Она продолжает звать и звать меня, не обращая внимания, что я каждый раз старательно откликаюсь.

Беда в том, что мой голос уже едва слышим для неё. Время неумолимо. Я не знаю, как дать ей понять, что я всё ещё рядом, что бояться ей нечего… пока.

Только пока. Скоро я исчезну.

Меня бьёт озноб.

Нина медленно поднимается, и трёт кулаками опухшие от слёз веки, и затравленно озирается.

– Будь там, – говорит она непонятно. – Пожалуйста, просто окажись там.

Затем она спешит, и я спешу за ней; вскоре мы оказываемся в её апартаментах на шестнадцатом этаже высотного здания.

Мне отлично знакомы все три комнаты её просторной квартиры. В посудном ящике на кухне прежде стояла моя любимая белая кружка с разноцветной надписью «Pretty Kitty»; в ванной болтались моя сиреневая зубная щётка и запасная коробка с тампонами на крайний случай; а в спальне для моих рубашек-брюк-чулок был отведён персональный отдел в шифоньере. Хотя мы, как я уже упоминала, технически, знакомы были меньше года, я – особенно в последние месяцы – проводила у Нины больше времени, чем в общаге. Не знаю, почему она позволяла мне это, если я так раздражала её на сцене. Но, по крайней мере, это объясняет, отчего она считала, что мы близки. Если подумать, припомнив не небрежно бросаемые слова, а каждодневные действия и имеющие значения поступки, то меня даже удивляет, как я сама не заметила этого?

Обращала больше внимания на наносную шелуху показательного равнодушия, скрывающего внимание и тихую заботу, и уверовала, что живу в идиотском мире, где мне приходится исчезать, чтобы принести хотя бы какую-то ощутимую пользу.

Стараясь не погружаться в уныние от собственных размышлений, я концентрируюсь на бледной Нине с воспалёнными глазами, которая лихорадочно ищет хоть какие-то следы моего пребывания в её доме и к ужасу своему не находит больше. Ни кружки, ни вещей, ни совместных фотографий…
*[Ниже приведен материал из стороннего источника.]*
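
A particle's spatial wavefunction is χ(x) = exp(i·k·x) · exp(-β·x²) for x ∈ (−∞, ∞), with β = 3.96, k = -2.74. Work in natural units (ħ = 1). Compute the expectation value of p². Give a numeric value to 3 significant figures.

p² χ = −ħ² d²χ/dx²; ⟨p²⟩ = −ħ² ∫ χ*·χ'' dx / ∫|χ|² dx.
Gaussian moments: ∫x^(2j)·e^(−2βx²) dx = (2j−1)!!/(4β)^j · √(π/(2β)), odd powers integrate to 0; here √(π/(2β)) = 0.62981. Derivatives: χ′ = (ik − 2βx)·χ, χ″ = ((ik − 2βx)² − 2β)·χ; the odd-in-x pieces drop out.
State is unnormalized: ∫|χ|² dx = 0.62981, and ∫χ*·(−ħ² χ'') dx = 7.2225, so ⟨p²⟩ = 7.2225 / 0.62981.
⟨p²⟩ = 11.468.

11.5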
Остановившись, она замирает посреди гостиной (я обычно ночевала именно в этой комнате, на диване, хотя и Нина часто проводила ночи здесь же, против всякой логики укладываясь не в своей спальне, а как-то умещаясь подле меня на диванных подушках, чтобы можно было переговариваться до рассвета, как на пижамных вечеринках) и, закрыв глаза, шевелит губами. То ли молится кому, то ли просто повторяет моё имя, думая, что так шансы со временем забыть обо мне сократятся до нуля.

Я отчаянно пытаюсь изобрести способ привлечь к себе внимание хозяйки квартиры, дать о себе знать.

Не придумав ничего лучше, я приближаюсь к ней и, практически касаясь невесомо мочки уха, кричу ей как можно громче, чтобы быть услышанной:

– НИНА! НЕ ВОЛНУЙСЯ, НИНА! Я ЗДЕСЬ, ПРЯМО РЯДОМ С ТОБОЙ!

– Луиза, я почти не слышу тебя, – жалобно произносит та, моргая влажными глазами, силясь понять, откуда доносится до неё слабый отзвук моего присутствия. Она теряет меня и чувствует это. – Но если ты меня слышишь, то знай, ты просто знай. Единственное, о чём я действительно сожалею – не о встрече с тобой, но о моём отвратительном характере, который так трудно контролировать. Я взрывная, и эмоциональная, и это я бываю эгоистичной. Становлюсь такой мелочной, злобной, самой от себя противно. И я, понимаешь, я вовсе не завидую твоим успехам, я просто из-за них постоянно боюсь, что хуже всех и совершенно ничего не стою, а это так бесит. Потому что это значит, что ты в любой момент об этом догадаешься и забудешь обо мне, и это будет только справедливо, ведь ты достойна куда большего, Луиза, это очевидно. И знаешь, – она заминается. – Проблема же не в тебе. Не ты должна была исчезнуть. Слышишь? Я ведь рада, просто невообразимо рада тому, что ты есть в моей жизни! И я бы так хотела, чтобы ты оставалась в ней и впредь. Чтобы была со мной, и терпела мои истерики, и позволяла заботиться о тебе, и ставила меня на место, и собирала меня по кусочкам, и пропускала мимо ушей все неправдоподобные обвинения и неосторожные слова, которые зачем-то вылетают временами из этого чёртового рта. Чтобы работала со мной в театре, спала в моём доме, ждала меня в кофейне в полдень за нашим столом каждый день. И чтобы мы больше не разлучались.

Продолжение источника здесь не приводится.